The most ancient Latin language, Isidorus tells us, had also been called by some authors, lingua prisca, meaning old language.

“Lingua prisca” writes he, “was that used by the most ancient inhabitants of Italy, in the times of Ianus and Saturn. This language though had no regular and stable forms, as can been seen in the Carmina saliarae” (Orig. I. IX. 1. 6).

Festus also writes: “Prisci Latinii were those who lived before the founding of Rome”.

It follows that “Lingua prisca”, which had been spoken, according to ancient traditions, in the times of Ianus and Saturn, had not been formed in Italy.
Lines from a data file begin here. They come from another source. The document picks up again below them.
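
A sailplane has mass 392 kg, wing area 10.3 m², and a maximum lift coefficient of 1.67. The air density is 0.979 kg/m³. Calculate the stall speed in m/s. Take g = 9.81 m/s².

Weight W = mg = 392 × 9.81 = 3846 N.
From L = ½ρV²S·CL,max = W: V_stall = √(2W/(ρSCL,max)) = √(2·3846/(0.979·10.3·1.67))
V_stall = √456.7 = 21.4 m/s

V_stall = 21.4 m/s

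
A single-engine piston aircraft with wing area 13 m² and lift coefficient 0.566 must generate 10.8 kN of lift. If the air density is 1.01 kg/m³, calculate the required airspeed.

L = ½ρv²S·CL ⇒ v = √(2L/(ρ·S·CL))
v = √(2 × 10800 / (1.01 × 13 × 0.566)) = √2907 = 53.9 m/s

v = 53.9 m/s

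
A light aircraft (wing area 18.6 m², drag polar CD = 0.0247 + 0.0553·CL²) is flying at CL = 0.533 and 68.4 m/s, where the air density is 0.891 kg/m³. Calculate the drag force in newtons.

CD = 0.0247 + 0.0553 × 0.533² = 0.04041
D = ½ρv²S·CD = ½ × 0.891 × 68.4² × 18.6 × 0.04041 = 1570 N

D = 1570 N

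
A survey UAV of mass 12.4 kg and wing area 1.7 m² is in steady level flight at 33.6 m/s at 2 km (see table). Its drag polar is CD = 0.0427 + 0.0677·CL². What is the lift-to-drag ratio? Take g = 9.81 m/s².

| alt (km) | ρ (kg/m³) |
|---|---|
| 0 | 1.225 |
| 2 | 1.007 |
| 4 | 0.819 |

At 2 km, from the table: ρ = 1.007 kg/m³.
Weight W = mg = 12.4 × 9.81 = 121.64 N; in level flight L = W.
q = ½ρv² = ½ × 1.007 × 33.6² = 568.4 Pa.
CL = 2W/(ρv²S) = 2×121.64/(1.007×33.6²×1.7) = 0.1259.
CD = 0.0427 + 0.0677 × 0.1259² = 0.04377.
L/D = CL/CD = 0.1259 / 0.04377 = 2.88

L/D = 2.88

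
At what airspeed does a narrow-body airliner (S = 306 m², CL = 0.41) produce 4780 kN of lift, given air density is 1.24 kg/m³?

L = ½ρv²S·CL ⇒ v = √(2L/(ρ·S·CL))
v = √(2 × 4.78×10^6 / (1.24 × 306 × 0.41)) = √61450 = 248 m/s

v = 248 m/s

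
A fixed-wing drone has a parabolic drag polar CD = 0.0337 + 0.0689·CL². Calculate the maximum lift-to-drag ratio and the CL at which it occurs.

(L/D)max = 10.4, at CL = 0.699

For CD = CD0 + K·CL², (L/D)max occurs at CL* = √(CD0/K) and equals 1/(2√(K·CD0)).
(L/D)max = 1/(2√(0.0689 × 0.0337)) = 1/(2 × 0.04819) = 10.4
CL* = √(0.0337/0.0689) = 0.699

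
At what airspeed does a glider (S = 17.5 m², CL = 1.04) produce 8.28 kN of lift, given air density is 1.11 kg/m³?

v = 28.6 m/s

L = ½ρv²S·CL ⇒ v = √(2L/(ρ·S·CL))
v = √(2 × 8280 / (1.11 × 17.5 × 1.04)) = √819.7 = 28.6 m/s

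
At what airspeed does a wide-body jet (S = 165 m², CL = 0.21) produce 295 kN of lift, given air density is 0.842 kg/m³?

v = 142 m/s

L = ½ρv²S·CL ⇒ v = √(2L/(ρ·S·CL))
v = √(2 × 2.95×10^5 / (0.842 × 165 × 0.21)) = √20220 = 142 m/s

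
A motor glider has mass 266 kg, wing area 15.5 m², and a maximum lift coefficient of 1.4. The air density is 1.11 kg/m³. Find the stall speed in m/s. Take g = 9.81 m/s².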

It had been the language of the pastoral tribes, Arimic and Latin, spoken in the times of the great Pelasgian empire, and was therefore identical with the ancient barbarian language.

This also results from the facts communicated by Cicero, that the Roman Senate charged on different occasions the soothsayers of the Barbarians to look into and to express an opinion, if the Roman consuls had performed the auspices according to all the rules prescribed by the ancient religion (N. D. II. 4. 10).

Little by little though, under the current of Greek ideas, “lingua prisca” was considered in Italy as an ignoble language, barbarian, unworthy of the Roman people, and therefore eliminated from literary use (Macrobius, Sat. I. 5). Nevertheless, it remained the language of the ancient religious songs, because the texts of these songs were consecrated through an ancient religious custom and could not be changed anymore (Quintilianus, Inst. I. 6; Varro, L. L. VII. 1. 80; Horatio, Ep. 2. 1. 86; Livy, I. 20. 4).